一時期、ツイッター上で話題になっていたので、この画像を見たことがある人も多いと思います。
まだ見たことがない人のために簡単に説明すると、ある人にはこの画像が青黒のドレスに見えて、ある人にはこれが白金のドレスに見えるので、一体なぜなのかとネット上で話題になりました。
色が違って見える原因
まず結論からいうと脳神経学者でもよくわからないらしいです(笑)。
実際のドレスの色は青黒なのに、なぜ青黒に見えたり白金にみえたりするのか?
また白金に見えるのは脳の情報処理の問題なのですが、面白いことに最初は白金に見えている人でも、突然青黒にスイッチして見えることがあるのです。
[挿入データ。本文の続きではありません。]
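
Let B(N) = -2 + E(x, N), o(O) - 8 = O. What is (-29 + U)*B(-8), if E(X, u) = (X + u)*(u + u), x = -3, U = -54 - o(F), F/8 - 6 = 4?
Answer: -29754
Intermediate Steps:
F = 80 (F = 48 + 8*4 = 48 + 32 = 80)
o(O) = 8 + O
U = -142 (U = -54 - (8 + 80) = -54 - 1*88 = -54 - 88 = -142)
E(X, u) = 2*u*(X + u) (E(X, u) = (X + u)*(2*u) = 2*u*(X + u))
B(N) = -2 + 2*N*(-3 + N)
(-29 + U)*B(-8) = (-29 - 142)*(-2 + 2*(-8)*(-3 - 8)) = -171*(-2 + 2*(-8)*(-11)) = -171*(-2 + 176) = -171*174 = -29754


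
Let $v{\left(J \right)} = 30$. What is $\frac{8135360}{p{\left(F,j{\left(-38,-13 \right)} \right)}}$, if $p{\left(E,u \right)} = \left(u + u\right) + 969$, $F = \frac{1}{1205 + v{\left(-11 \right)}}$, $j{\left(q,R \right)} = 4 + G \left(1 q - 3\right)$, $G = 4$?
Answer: $\frac{8135360}{649} \approx 12535.0$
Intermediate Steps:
$j{\left(q,R \right)} = -8 + 4 q$ ($j{\left(q,R \right)} = 4 + 4 \left(1 q - 3\right) = 4 + 4 \left(q - 3\right) = 4 + 4 \left(-3 + q\right) = 4 + \left(-12 + 4 q\right) = -8 + 4 q$)
$F = \frac{1}{1235}$ ($F = \frac{1}{1205 + 30} = \frac{1}{1235} \approx 0.00080972$)
$p{\left(E,u \right)} = 969 + 2 u$ ($p{\left(E,u \right)} = 2 u + 969 = 969 + 2 u$)
$\frac{8135360}{p{\left(F,j{\left(-38,-13 \right)} \right)}} = \frac{8135360}{969 + 2 \left(-8 + 4 \left(-38\right)\right)} = \frac{8135360}{969 + 2 \left(-8 - 152\right)} = \frac{8135360}{969 + 2 \left(-160\right)} = \frac{8135360}{969 - 320} = \frac{8135360}{649}$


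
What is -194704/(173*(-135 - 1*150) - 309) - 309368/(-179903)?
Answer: 25188408832/4462853721 ≈ 5.6440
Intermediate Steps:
-194704/(173*(-135 - 1*150) - 309) - 309368/(-179903) = -194704/(173*(-135 - 150) - 309) - 309368*(-1/179903) = -194704/(173*(-285) - 309) + 309368/179903 = -194704/(-49305 - 309) + 309368/179903 = -194704/(-49614) + 309368/179903 = -194704*(-1/49614) + 309368/179903 = 97352/24807 + 309368/179903 = 25188408832/4462853721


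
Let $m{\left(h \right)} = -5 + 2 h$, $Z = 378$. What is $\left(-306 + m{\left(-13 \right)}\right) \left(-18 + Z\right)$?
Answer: $-121320$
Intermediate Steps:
$\left(-306 + m{\left(-13 \right)}\right) \left(-18 + Z\right) = \left(-306 + \left(-5 + 2 \left(-13\right)\right)\right) \left(-18 + 378\right) = \left(-306 - 31\right) 360 = \left(-337\right) 360 = -121320$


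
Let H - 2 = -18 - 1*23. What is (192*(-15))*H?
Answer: 112320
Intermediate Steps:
H = -39 (H = 2 + (-18 - 1*23) = 2 + (-18 - 23) = 2 - 41 = -39)
(192*(-15))*H = (192*(-15))*(-39) = -2880*(-39) = 112320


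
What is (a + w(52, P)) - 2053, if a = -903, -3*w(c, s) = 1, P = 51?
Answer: -8869/3 ≈ -2956.3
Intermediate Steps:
w(c, s) = -1/3 (w(c, s) = -1/3*1 = -1/3)
(a + w(52, P)) - 2053 = (-903 - 1/3) - 2053 = -2710/3 - 2053 = -8869/3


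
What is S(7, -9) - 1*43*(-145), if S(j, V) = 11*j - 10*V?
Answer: 6402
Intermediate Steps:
S(j, V) = -10*V + 11*j
S(7, -9) - 1*43*(-145) = (-10*(-9) + 11*7) - 1*43*(-145) = (90 + 77) - 43*(-145) = 167 + 6235 = 6402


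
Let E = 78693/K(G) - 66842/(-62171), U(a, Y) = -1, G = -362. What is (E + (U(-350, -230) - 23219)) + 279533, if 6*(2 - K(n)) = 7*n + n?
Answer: 23184606906219/90396634 ≈ 2.5648e+5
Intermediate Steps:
K(n) = 2 - 4*n/3 (K(n) = 2 - (7*n + n)/6 = 2 - 4*n/3)
E = 14774455777/90396634 (E = 78693/(2 - 4/3*(-362)) - 66842/(-62171) = 78693/(2 + 1448/3) - 66842*(-1/62171) = 78693/(1454/3) + 66842/62171 = 78693*(3/1454) + 66842/62171 = 236079/1454 + 66842/62171 = 14774455777/90396634 ≈ 163.44)
(E + (U(-350, -230) - 23219)) + 279533 = (14774455777/90396634 + (-1 - 23219)) + 279533 = (14774455777/90396634 - 23220) + 279533 = -2084235385703/90396634 + 279533 = 23184606906219/90396634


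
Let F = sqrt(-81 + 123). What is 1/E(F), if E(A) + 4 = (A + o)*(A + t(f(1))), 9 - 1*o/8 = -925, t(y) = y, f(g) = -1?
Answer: 177/54500023 + 7471*sqrt(42)/2289000966 ≈ 2.4400e-5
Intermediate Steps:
o = 7472 (o = 72 - 8*(-925) = 72 + 7400 = 7472)
F = sqrt(42) ≈ 6.4807
E(A) = -4 + (-1 + A)*(7472 + A) (E(A) = -4 + (A + 7472)*(A - 1) = -4 + (7472 + A)*(-1 + A) = -4 + (-1 + A)*(7472 + A))
1/E(F) = 1/(-7476 + (sqrt(42))**2 + 7471*sqrt(42)) = 1/(-7476 + 42 + 7471*sqrt(42)) = 1/(-7434 + 7471*sqrt(42))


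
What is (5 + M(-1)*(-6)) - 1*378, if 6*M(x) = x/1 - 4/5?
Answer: -1856/5 ≈ -371.20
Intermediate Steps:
M(x) = -2/15 + x/6 (M(x) = (x/1 - 4/5)/6 = (x*1 - 4*1/5)/6 = (x - 4/5)/6 = (-4/5 + x)/6 = -2/15 + x/6)
(5 + M(-1)*(-6)) - 1*378 = (5 + (-2/15 + (1/6)*(-1))*(-6)) - 1*378 = (5 + (-2/15 - 1/6)*(-6)) - 378 = (5 - 3/10*(-6)) - 378 = (5 + 9/5) - 378 = 34/5 - 378 = -1856/5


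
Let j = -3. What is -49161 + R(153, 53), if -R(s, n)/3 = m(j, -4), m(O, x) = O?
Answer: -49152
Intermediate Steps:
R(s, n) = 9 (R(s, n) = -3*(-3) = 9)
-49161 + R(153, 53) = -49161 + 9 = -49152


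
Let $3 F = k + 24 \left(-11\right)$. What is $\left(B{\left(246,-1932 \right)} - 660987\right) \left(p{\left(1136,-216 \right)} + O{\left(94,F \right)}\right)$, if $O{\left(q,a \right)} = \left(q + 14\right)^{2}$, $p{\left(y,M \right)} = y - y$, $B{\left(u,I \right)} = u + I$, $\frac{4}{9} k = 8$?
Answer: $-7729417872$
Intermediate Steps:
$k = 18$ ($k = \frac{9}{4} \cdot 8 = 18$)
$F = -82$ ($F = \frac{18 + 24 \left(-11\right)}{3} = \frac{18 - 264}{3} = \frac{1}{3} \left(-246\right) = -82$)
$B{\left(u,I \right)} = I + u$
$p{\left(y,M \right)} = 0$
$O{\left(q,a \right)} = \left(14 + q\right)^{2}$
$\left(B{\left(246,-1932 \right)} - 660987\right) \left(p{\left(1136,-216 \right)} + O{\left(94,F \right)}\right) = \left(\left(-1932 + 246\right) - 660987\right) \left(0 + \left(14 + 94\right)^{2}\right) = \left(-1686 - 660987\right) \left(0 + 108^{2}\right) = - 662673 \left(0 + 11664\right) = \left(-662673\right) 11664 = -7729417872$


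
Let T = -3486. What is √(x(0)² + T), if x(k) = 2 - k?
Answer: I*√3482 ≈ 59.008*I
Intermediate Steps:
√(x(0)² + T) = √((2 - 1*0)² - 3486) = √((2 + 0)² - 3486) = √(2² - 3486) = √(4 - 3486) = √(-3482) = I*√3482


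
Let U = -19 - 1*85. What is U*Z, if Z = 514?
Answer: -53456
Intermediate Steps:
U = -104 (U = -19 - 85 = -104)
U*Z = -104*514 = -53456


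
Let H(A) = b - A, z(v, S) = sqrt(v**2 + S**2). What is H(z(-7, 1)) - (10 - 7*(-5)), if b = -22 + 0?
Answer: -67 - 5*sqrt(2) ≈ -74.071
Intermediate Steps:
b = -22
z(v, S) = sqrt(S**2 + v**2)
H(A) = -22 - A
H(z(-7, 1)) - (10 - 7*(-5)) = (-22 - sqrt(1**2 + (-7)**2)) - (10 - 7*(-5)) = (-22 - sqrt(1 + 49)) - (10 + 35) = (-22 - sqrt(50)) - 1*45 = (-22 - 5*sqrt(2)) - 45 = -67 - 5*sqrt(2)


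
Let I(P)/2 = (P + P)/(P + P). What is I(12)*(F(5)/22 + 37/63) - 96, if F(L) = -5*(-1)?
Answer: -65399/693 ≈ -94.371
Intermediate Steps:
F(L) = 5
I(P) = 2 (I(P) = 2*((P + P)/(P + P)) = 2*((2*P)/((2*P))) = 2*((2*P)*(1/(2*P))) = 2*1 = 2)
I(12)*(F(5)/22 + 37/63) - 96 = 2*(5/22 + 37/63) - 96 = 2*(1129/1386) - 96 = 1129/693 - 96 = -65399/693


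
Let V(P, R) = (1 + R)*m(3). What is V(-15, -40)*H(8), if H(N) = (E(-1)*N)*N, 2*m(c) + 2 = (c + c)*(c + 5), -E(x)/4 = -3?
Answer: -688896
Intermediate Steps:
E(x) = 12 (E(x) = -4*(-3) = 12)
m(c) = -1 + c*(5 + c) (m(c) = -1 + ((c + c)*(c + 5))/2 = -1 + ((2*c)*(5 + c))/2 = -1 + (2*c*(5 + c))/2 = -1 + c*(5 + c))
V(P, R) = 23 + 23*R (V(P, R) = (1 + R)*(-1 + 3² + 5*3) = (1 + R)*(-1 + 9 + 15) = (1 + R)*23 = 23 + 23*R)
H(N) = 12*N² (H(N) = (12*N)*N = 12*N²)
V(-15, -40)*H(8) = (23 + 23*(-40))*(12*8²) = (23 - 920)*(12*64) = -897*768 = -688896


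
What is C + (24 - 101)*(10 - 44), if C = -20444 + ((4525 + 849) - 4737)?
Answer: -17189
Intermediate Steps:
C = -19807 (C = -20444 + (5374 - 4737) = -20444 + 637 = -19807)
C + (24 - 101)*(10 - 44) = -19807 + (24 - 101)*(10 - 44) = -19807 - 77*(-34) = -19807 + 2618 = -17189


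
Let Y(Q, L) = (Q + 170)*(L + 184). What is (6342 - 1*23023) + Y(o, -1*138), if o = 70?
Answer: -5641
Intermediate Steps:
Y(Q, L) = (170 + Q)*(184 + L)
(6342 - 1*23023) + Y(o, -1*138) = (6342 - 1*23023) + (31280 + 170*(-1*138) + 184*70 - 1*138*70) = (6342 - 23023) + (31280 + 170*(-138) + 12880 - 138*70) = -16681 + (31280 - 23460 + 12880 - 9660) = -16681 + 11040 = -5641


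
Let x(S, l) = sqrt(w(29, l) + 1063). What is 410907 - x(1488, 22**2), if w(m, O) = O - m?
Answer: 410907 - sqrt(1518) ≈ 4.1087e+5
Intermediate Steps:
x(S, l) = sqrt(1034 + l) (x(S, l) = sqrt((l - 1*29) + 1063) = sqrt((l - 29) + 1063) = sqrt((-29 + l) + 1063) = sqrt(1034 + l))
410907 - x(1488, 22**2) = 410907 - sqrt(1034 + 22**2) = 410907 - sqrt(1034 + 484) = 410907 - sqrt(1518)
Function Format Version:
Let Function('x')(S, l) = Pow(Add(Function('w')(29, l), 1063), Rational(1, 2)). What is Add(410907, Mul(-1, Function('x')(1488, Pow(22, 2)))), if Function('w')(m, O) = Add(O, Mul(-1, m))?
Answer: Add(410907, Mul(-1, Pow(1518, Rational(1, 2)))) ≈ 4.1087e+5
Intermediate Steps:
Function('x')(S, l) = Pow(Add(1034, l), Rational(1, 2)) (Function('x')(S, l) = Pow(Add(Add(l, Mul(-1, 29)), 1063), Rational(1, 2)) = Pow(Add(Add(l, -29), 1063), Rational(1, 2)) = Pow(Add(Add(-29, l), 1063), Rational(1, 2)) = Pow(Add(1034, l), Rational(1, 2)))
Add(410907, Mul(-1, Function('x')(1488, Pow(22, 2)))) = Add(410907, Mul(-1, Pow(Add(1034, Pow(22, 2)), Rational(1, 2)))) = Add(410907, Mul(-1, Pow(Add(1034, 484), Rational(1, 2)))) = Add(410907, Mul(-1, Pow(1518, Rational(1, 2))))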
「Current Biology」に最新の3つの研究が掲載されたのですが、このリサーチでも仮説はいくつかあるものの結局はどうしてこんなことになるのか科学的に説明はできないそうです。
青黒と白金に見える人の分布を調べると
・年齢が上になる → 白金に見える傾向
・違う文化圏 → 関係ない
・性差 → 女性は白金に見える傾向
といったような微妙な差異はあるものの、理由は不明。
朝方、夜型が関係する?
有力な説としては、「illumination-discounting – 輝度を引く補正」が関係ありそうだと考えられています。
この illumination-discounting ですが、要するに自分の過ごしている環境に多い光を間引いて輝度を調整する傾向があるということらしいです。
要するに太陽光のもとで日中過ごす割合が多いと、太陽光は青っぽい波長が多く含まれるので、青成分が間引かれて白金に見える傾向が強まり、夜型の人間は照明のオレンジっぽい光の元で過ごす割合が多いので、オレンジ成分が引かれて青黒っぽくみえる傾向にあるということです。
そこで、被験者の生活パターンを調べてみても、あんまり関連性はない・・・、といった感じ。
理屈で辻褄があるのだけれど、実際はこれであっているのかわからない。
近年の脳科学の進歩は本当に目覚ましいものがあると思っていましたが、やはりわからないこともまだまだあるのですね。
ひょっとするとこれもデイビッド・チャーマーズの言う「意識のハード・プロブレム」に属する問題で、答えにたどり着けるかどうかすらわからない問題なのかもしれません。
全ては脳みそが作り出す幻想!
今回のドレスで私の周りでも青黒に見える人、白金に見える人がいました。
視覚というのは相対的なものだとは理屈ではわかっていましたが、自分の見えているこのソリッドに感じられる現実世界が、所詮脳みそのが作り出している幻影にすぎないのだということを痛感しました。
極端な話、マトリックスの世界というのは決してお伽話ではないと感じましたね。
あまり深く考えすぎると精神病になってしまいそうですが(笑。
なんとなく普段見えている世界はほとんどのことが解明されているかのように思い込んでいますが、一歩踏み込んだ世界の根幹に関わる事柄は最先端の科学でも議論の真っ最中です。
日常生活では意識されない未解明の暗闇の部分をすっと覗いたような気がしますね。